Insufficient fastening force, which occurs when the whole is made of a soft metal material, does not occur, and good vibration transmission characteristics can always be reproduced.

[0032]

According to the present invention, the joining action portion detachably fastened to the horn is composed of a main body portion made of a hard material and fastened to the horn, and a main body portion made of a metal material softer than the hard material. Since it is configured with the contact portion that extends downward and contacts the electronic component, it is possible to maintain the vibration transmission characteristic from the horn to the joining action portion and to ensure good vibration transmission of the contact surface with the electronic component. it can.

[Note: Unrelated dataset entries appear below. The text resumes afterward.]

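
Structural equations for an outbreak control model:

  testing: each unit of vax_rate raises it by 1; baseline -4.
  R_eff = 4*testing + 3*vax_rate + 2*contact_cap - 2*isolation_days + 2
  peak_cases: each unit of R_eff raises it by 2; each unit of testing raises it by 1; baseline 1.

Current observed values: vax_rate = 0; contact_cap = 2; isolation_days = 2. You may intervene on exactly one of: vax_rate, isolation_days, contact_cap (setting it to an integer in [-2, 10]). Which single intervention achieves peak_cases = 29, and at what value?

set vax_rate = 4

Intervening on vax_rate: with other inputs at their observed values, peak_cases = 15*vax_rate - 31. Solving for 29 gives vax_rate = 4, within [-2, 10].
Intervening on isolation_days: peak_cases = -4*isolation_days - 23. Reaching 29 requires isolation_days = -13, outside [-2, 10].
Intervening on contact_cap: peak_cases = 4*contact_cap - 39. Reaching 29 requires contact_cap = 17, outside [-2, 10].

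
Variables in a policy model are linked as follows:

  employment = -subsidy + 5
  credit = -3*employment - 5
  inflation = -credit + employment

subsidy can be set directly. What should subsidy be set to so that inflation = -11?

Substituting into the credit equation gives credit = 3*subsidy - 20.
Substituting into the inflation equation gives inflation = -4*subsidy + 25.
Solve -4*subsidy + 25 = -11: subsidy = (-11 - 25) / -4 = 9.

subsidy = 9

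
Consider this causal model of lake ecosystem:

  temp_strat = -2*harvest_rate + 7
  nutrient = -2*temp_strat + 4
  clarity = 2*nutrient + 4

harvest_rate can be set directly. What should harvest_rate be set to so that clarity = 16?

harvest_rate = 4

Substituting into the nutrient equation gives nutrient = 4*harvest_rate - 10.
clarity becomes 8*harvest_rate - 16.
Solve 8*harvest_rate - 16 = 16: harvest_rate = (16 + 16) / 8 = 4.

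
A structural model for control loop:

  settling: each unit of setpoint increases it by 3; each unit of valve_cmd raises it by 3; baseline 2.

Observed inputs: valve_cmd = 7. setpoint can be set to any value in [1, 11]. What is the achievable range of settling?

Substituting into the settling equation gives settling = 3*setpoint + 23.
Linear in setpoint, so extremes are at the endpoints: setpoint = 1 gives settling = 26; setpoint = 11 gives settling = 56.

26 to 56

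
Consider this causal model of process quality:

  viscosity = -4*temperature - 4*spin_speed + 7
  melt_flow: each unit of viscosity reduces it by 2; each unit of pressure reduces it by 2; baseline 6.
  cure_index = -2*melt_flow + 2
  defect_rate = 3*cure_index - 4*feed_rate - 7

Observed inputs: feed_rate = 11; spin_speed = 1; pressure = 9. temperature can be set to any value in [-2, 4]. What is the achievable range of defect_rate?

-129 to 159

Substituting into the viscosity equation gives viscosity = -4*temperature + 3.
Substituting into the melt_flow equation gives melt_flow = 8*temperature - 18.
cure_index becomes -16*temperature + 38.
Substituting into the defect_rate equation gives defect_rate = -48*temperature + 63.
Linear in temperature, so extremes are at the endpoints: temperature = -2 gives defect_rate = 159; temperature = 4 gives defect_rate = -129.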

[Brief description of drawings]

FIG. 1 is a front view of an electronic component bonding apparatus according to an embodiment of the present invention.

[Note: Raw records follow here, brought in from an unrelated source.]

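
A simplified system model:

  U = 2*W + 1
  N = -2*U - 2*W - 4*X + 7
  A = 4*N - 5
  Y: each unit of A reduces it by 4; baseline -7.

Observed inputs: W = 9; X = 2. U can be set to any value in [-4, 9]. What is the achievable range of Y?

Intervening on U fixes its value directly, overriding its dependence on W.
Substituting into the N equation gives N = -2*U - 19.
Substituting into the A equation gives A = -8*U - 81.
This gives Y = 32*U + 317.
Linear in U, so extremes are at the endpoints: U = -4 gives Y = 189; U = 9 gives Y = 605.

189 to 605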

FIG. 2 is an upside down perspective view of a bonding tool for an electronic component according to an embodiment of the present invention.

FIG. 3 is a front view of a bonding tool for electronic components according to an embodiment of the present invention.

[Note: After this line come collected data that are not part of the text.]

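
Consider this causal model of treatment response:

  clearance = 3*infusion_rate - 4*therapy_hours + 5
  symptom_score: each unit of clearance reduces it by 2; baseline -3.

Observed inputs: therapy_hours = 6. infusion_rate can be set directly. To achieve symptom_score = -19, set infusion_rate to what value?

Substituting into the clearance equation gives clearance = 3*infusion_rate - 19.
symptom_score becomes -6*infusion_rate + 35.
Solve -6*infusion_rate + 35 = -19: infusion_rate = (-19 - 35) / -6 = 9.

infusion_rate = 9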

FIG. 4 is a partial sectional view of a bonding tool for an electronic component according to an embodiment of the present invention.

FIG. 5 is a partial cross-sectional view of a bonding tool for electronic components according to an embodiment of the present invention.

[Explanation of symbols]

14 Bonding tool 15 horn 15h through hole 16a, 16b Vacuum suction hole 17 oscillators 30 Joint action part 30a main body 30b contact part 32 suction holes 40 electronic components 46 board

─────────────────────────────────────────────────── ─── Continuation of the front page (72) Inventor Makoto Okazaki 1006 Kadoma, Kadoma City, Osaka Prefecture Matsushita Electric Industrial Co., Ltd. (56) Reference JP-A-11-74315 (JP, A) JP-A-2000-91385 (JP, A) JP 2000-315708 (JP, A) (58) Fields investigated (Int. Cl. ⁷ , DB name) H01L 21/60 311

Claims (2)

(57) [Claims] 1. A bonding apparatus for an electronic component, wherein an electronic component is pressure-bonded to a surface to be joined while a load and vibration are applied to the electronic component, the bonding tool being in contact with the electronic component, and the bonding tool being the electronic component. And a pressing means for pressing the component, the bonding tool,
A horizontally long horn, a vibrator that applies vibration to the horn, and a joining action portion that is detachably fastened to a position corresponding to an antinode of standing wave vibration of the horn and that applies load and vibration to the electronic component. The joining action portion has a main body portion made of a hard material and fastened to the horn, and a contact portion made of a metal material softer than the hard material and extending downward from the main body portion to come into contact with an electronic component. A bonding apparatus for electronic components, which is configured by: 2. A bonding tool for crimping an electronic component to a surface to be joined while applying load and vibration to the electronic component, which is a horizontally long horn, a vibrator for applying vibration to the horn, and a horn of the horn. The electronic component has a joining action portion that is detachably fastened to a position corresponding to an antinode of standing wave vibration and that applies load and vibration to the electronic component. The joining action portion is made of a hard material and fastened to the horn. An electronic component bonding tool, comprising: a main body portion; and an abutting portion which is made of a metal material softer than the hard material and extends downward from the main body portion to abut an electronic component.